Since the US Supreme Court’s ruling to legalise same-sex marriage in June this year, more than 96,000 same-sex couples have tied-the-knot according to an analysis released today by the Williams Institute at UCLA School of Law.
Data shows that in the first half of 2015, same-sex couples represented just 6% of all marriages in the United States, from July to October, after same-sex marriage was legalised across all 50 states, the number of same-sex couples getting married rose to 11% of all marriages.
Gary J. Gates, Blachford-Cooper Distinguished Scholar and Research Director at Williams Institute says that the data clearly shows a growing trend of same-sex marriages and that the majority of same-sex couples in the United States support the idea of marriage and will get married.

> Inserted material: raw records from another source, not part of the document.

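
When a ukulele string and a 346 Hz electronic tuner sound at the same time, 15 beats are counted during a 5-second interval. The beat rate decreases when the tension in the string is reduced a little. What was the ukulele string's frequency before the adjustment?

349 Hz

Beat frequency = 15/5 = 3 Hz.
|f − 346| = 3, so the ukulele string was at either 343 Hz or 349 Hz.
Lower tension means lower frequency; the adjustment lowers the ukulele string's frequency.
The beat rate fell, so the adjustment moved the ukulele string toward 346 Hz — it must have started above the reference.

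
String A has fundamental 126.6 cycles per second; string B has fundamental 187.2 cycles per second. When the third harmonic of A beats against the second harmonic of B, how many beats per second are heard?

5.4 Hz

Third harmonic of the first: 3·126.6 = 379.8 Hz.
Second harmonic of the second: 2·187.2 = 374.4 Hz.
f_beat = |379.8 − 374.4| = 5.4 Hz.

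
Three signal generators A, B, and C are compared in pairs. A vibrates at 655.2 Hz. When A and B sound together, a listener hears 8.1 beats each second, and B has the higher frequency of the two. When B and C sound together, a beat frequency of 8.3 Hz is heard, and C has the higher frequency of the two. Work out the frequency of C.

B is above A, so f_B = 655.2 + 8.1 = 663.3 Hz.
C is above B, so f_C = 663.3 + 8.3 = 671.6 Hz.

671.6 Hz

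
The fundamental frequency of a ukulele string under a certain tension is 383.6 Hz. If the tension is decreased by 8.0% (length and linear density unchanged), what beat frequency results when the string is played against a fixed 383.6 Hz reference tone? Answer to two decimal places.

15.66 Hz

For a string, f ∝ √T, so the new frequency is 383.6·√0.920 = 367.9362 Hz.
f_beat = |367.9362 − 383.6| = 15.66 Hz.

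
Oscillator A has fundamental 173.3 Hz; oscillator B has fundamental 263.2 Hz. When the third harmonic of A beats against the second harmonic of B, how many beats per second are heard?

Third harmonic of the first: 3·173.3 = 519.9 Hz.
Second harmonic of the second: 2·263.2 = 526.4 Hz.
f_beat = |519.9 − 526.4| = 6.5 Hz.

6.5 Hz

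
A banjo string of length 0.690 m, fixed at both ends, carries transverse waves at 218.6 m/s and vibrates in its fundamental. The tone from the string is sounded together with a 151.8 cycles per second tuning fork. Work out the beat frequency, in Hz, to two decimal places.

6.61 Hz

For a string fixed at both ends, f_n = n·v/(2L) = 1·218.6/(2·0.690) = 158.4058 Hz.
f_beat = |158.4058 − 151.8| = 6.61 Hz.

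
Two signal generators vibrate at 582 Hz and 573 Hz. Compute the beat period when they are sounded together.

0.111 s

f_beat = |582 − 573| = 9 Hz.
Beat period T = 1 / f_beat = 1 / 9 s.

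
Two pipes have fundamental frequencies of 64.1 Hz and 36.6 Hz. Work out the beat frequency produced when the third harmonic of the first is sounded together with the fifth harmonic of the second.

Third harmonic of the first: 3·64.1 = 192.3 Hz.
Fifth harmonic of the second: 5·36.6 = 183.0 Hz.
f_beat = |192.3 − 183.0| = 9.3 Hz.

9.3 Hz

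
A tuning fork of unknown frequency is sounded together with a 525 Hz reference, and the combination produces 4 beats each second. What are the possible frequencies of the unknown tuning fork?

|f − 525| = 4, so f = 525 ± 4.

521 Hz or 529 Hz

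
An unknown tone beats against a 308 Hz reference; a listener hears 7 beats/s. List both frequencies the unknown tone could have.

|f − 308| = 7, so f = 308 ± 7.

301 Hz or 315 Hz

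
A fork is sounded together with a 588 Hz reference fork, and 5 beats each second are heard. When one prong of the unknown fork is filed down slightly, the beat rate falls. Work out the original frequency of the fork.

|f − 588| = 5, so the fork was at either 583 Hz or 593 Hz.
Filing a prong removes mass and raises the fork's frequency; the adjustment raises the fork's frequency.
The beat rate fell, so the adjustment moved the fork toward 588 Hz — it must have started below the reference.

583 Hz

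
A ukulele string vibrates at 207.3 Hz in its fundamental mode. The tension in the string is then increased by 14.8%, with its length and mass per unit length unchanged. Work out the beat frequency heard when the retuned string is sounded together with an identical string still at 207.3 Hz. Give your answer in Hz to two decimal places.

14.81 Hz

For a string, f ∝ √T, so the new frequency is 207.3·√1.148 = 222.1111 Hz.
f_beat = |222.1111 − 207.3| = 14.81 Hz.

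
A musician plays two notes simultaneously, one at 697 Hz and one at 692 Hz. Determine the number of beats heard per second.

The beat frequency equals the magnitude of the frequency difference.
|697 − 692| = 5 Hz.

5 Hz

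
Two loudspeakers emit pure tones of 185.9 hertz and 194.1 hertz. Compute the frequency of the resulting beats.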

“That means more American children can benefit from the stability and economic security that marriage can provide,” Gates said.
“It also means that it will be easier for more families to adopt some of the country’s most vulnerable children and provide stable and loving homes.”
The data from the analysis shows that in 2013, when the High Court removed the Defense of Marriage Act, an estimated 21 percent of all same-sex couples (230,000 couples) decided to get married.
So far it is estimated that as of October 2015, 486,000 same-sex couples are married, a number which represents an estimated 45 percent of all same-sex couples within the United States.